Savor perfection, Raspberry Pi project cooks meat with AI precision.

A Raspberry Pi project utilizes artificial intelligence (AI) to ensure perfectly-cooked meat. Developed by Simon, the AIOT bot, named LLM Steak Classifier, is built using two Raspberry Pis – a Raspberry Pi 4 and a Raspberry Pi Pico compatible board. The project uses ChatGPT along with physical sensors for monitoring cooking progress. The source code and guidelines for replicating the project have been shared by the developer and can be found on the official Wiznet project page.

  • An AI project utilizing Raspberry Pi technology aims to eliminate cooking missteps with perfect meat preparation through the LLM Steak Classifier AIOT Bot.
  • The project is powered by two Raspberry Pis, a Raspberry Pi 4, and a Raspberry Pi Pico compatible board that together, utilize images, sensor data, and text prompts to monitor the meat’s doneness.
  • The project code and instructions on assembly have been shared by the project creator and are available for others to use and recreate.

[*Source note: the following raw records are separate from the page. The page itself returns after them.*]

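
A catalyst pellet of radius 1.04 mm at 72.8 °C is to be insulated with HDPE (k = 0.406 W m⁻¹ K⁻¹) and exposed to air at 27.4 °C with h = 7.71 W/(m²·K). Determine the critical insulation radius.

r_cr = 10.5 cm

For a sphere, r_cr = 2k_ins/h = 2·0.406/7.71 = 0.105 m = 10.5 cm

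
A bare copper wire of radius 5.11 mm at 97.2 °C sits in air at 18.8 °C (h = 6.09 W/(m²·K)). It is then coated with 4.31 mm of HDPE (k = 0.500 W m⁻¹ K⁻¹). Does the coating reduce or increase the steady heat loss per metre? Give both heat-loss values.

Critical radius for a cylinder: r_cr = k/h = 0.0821 m = 8.21 cm.
Outer radius after coating: r₂ = 0.00511 + 0.00431 = 0.00942 m.
Since r₁ < r_cr and r₂ ≤ r_cr, the coating moves toward the maximum at r_cr — heat loss rises.
Bare: R = 1/(2πr₁h) = 5.114 m·K/W; Q = 78.4/5.114 = 15.3 W/m.
Coated: R = R_cond + R_conv = 2.969 m·K/W; Q = 78.4/2.969 = 26.4 W/m.

increases: 15.3 → 26.4 W/m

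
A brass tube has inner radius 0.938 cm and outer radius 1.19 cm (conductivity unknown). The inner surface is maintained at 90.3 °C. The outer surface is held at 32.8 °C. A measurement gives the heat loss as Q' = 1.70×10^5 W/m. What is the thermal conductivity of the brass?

ΣR = ΔT/Q' = |90.3 − 32.8|/1.70×10^5 = 3.382×10^-4 m·K/W
ln(r₂/r₁)/(2πk) = 3.382×10^-4 ⇒ k = 0.2380/(2π·3.382×10^-4) = 112 W/m·K

k = 112 W/m·K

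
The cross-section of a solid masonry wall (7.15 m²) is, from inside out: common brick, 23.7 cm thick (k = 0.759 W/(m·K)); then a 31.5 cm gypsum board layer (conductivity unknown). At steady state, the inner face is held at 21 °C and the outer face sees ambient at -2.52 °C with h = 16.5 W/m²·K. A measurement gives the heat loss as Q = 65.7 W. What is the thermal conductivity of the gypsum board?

ΣR = ΔT/Q = |21 − -2.52|/65.7 = 0.3580 K/W
Known resistances:
  R_common brick = L/(kA) = 0.237/(0.759·7.15) = 0.04367 K/W
  R_conv,out = 1/(hA) = 1/(16.5·7.15) = 0.008476 K/W
R_gypsum board = ΣR − ΣR_known = 0.3580 − 0.05215 = 0.3058 K/W
L/(kA) = 0.3058 ⇒ k = 0.315/(0.3058·7.15) = 0.144 W/m·K

k = 0.144 W/m·K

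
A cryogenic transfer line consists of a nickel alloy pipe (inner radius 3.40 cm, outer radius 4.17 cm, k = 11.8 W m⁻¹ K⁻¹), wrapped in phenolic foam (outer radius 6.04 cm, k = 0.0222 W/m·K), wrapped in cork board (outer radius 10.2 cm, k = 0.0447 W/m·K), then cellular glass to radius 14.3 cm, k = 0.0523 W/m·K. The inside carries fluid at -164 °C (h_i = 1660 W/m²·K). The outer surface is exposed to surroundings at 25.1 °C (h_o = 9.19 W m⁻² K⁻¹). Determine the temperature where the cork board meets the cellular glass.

T = -13.2 °C

Series thermal resistances, inner to outer:
  R'_conv,in = 1/(2πr h) = 1/(2π·0.0340·1660) = 0.002820 m·K/W
  R'_nickel alloy = ln(0.0417/0.0340)/(2πk) = 0.2041/(2π·11.8) = 0.002753 m·K/W
  R'_phenolic foam = ln(0.0604/0.0417)/(2πk) = 0.3705/(2π·0.0222) = 2.656 m·K/W
  R'_cork board = ln(0.102/0.0604)/(2πk) = 0.5240/(2π·0.0447) = 1.866 m·K/W
  R'_cellular glass = ln(0.143/0.102)/(2πk) = 0.3379/(2π·0.0523) = 1.028 m·K/W
  R'_conv,out = 1/(2πr h) = 1/(2π·0.143·9.19) = 0.1211 m·K/W
ΣR = 0.002820 + 0.002753 + 2.656 + 1.866 + 1.028 + 0.1211 = 5.677 m·K/W
Q' = ΔT/ΣR = (-164 °C − 25.1 °C)/5.677 = -33.31 W/m
From the inner boundary to the cork board/cellular glass interface, ΣR_partial = 4.528 m·K/W.
T_interface = T_in − Q'·ΣR_partial = -164 °C − (-33.31)(4.528) = -13.2 °C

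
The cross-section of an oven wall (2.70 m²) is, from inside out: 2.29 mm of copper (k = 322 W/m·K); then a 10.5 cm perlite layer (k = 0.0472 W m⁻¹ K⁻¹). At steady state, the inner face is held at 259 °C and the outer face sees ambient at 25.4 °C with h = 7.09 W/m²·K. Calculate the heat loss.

Q = 267 W

Resistance network (inner→outer):
  R_copper = L/(kA) = 0.00229/(322·2.70) = 2.634×10^-6 K/W
  R_perlite = L/(kA) = 0.105/(0.0472·2.70) = 0.8239 K/W
  R_conv,out = 1/(hA) = 1/(7.09·2.70) = 0.05224 K/W
ΣR = 2.634×10^-6 + 0.8239 + 0.05224 = 0.8761 K/W
Q = ΔT/ΣR = (259 °C − 25.4 °C)/0.8761 = 267 W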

This innovative project was inspired by the release of the GPT-4-Vision model. Simon, the developer of the project, utilized ChatGPT to verify whether meat is properly cooked using images of the meat, sensor data, as well as text prompts about the cooking process.

A Streamlit web server is hosted by the Raspberry Pi 4 used in the setup. The server presents a customized interface that allows users to monitor the meat’s cooking progress and observe feedback from ChatGPT. Any device with a web browser can access this server, and for demonstration purposes, Simon used a smartphone.

Additionally, the Raspberry Pi 4 is linked to a W5100S-EVB-PICO module, an RP2040-based board responsible for monitoring the meat’s temperature through a DS18B20 temperature sensor. This temperature data, paired with images of the cooking meat, aids in determining the doneness of the meat. The temperature data can also be viewed on the Streamlit web server.

The source code for this Raspberry Pi project has been shared by Simon and can be accessed on the official Wiznet project page which further provides a detailed explanation of how to assemble the project and other useful details for recreating the project.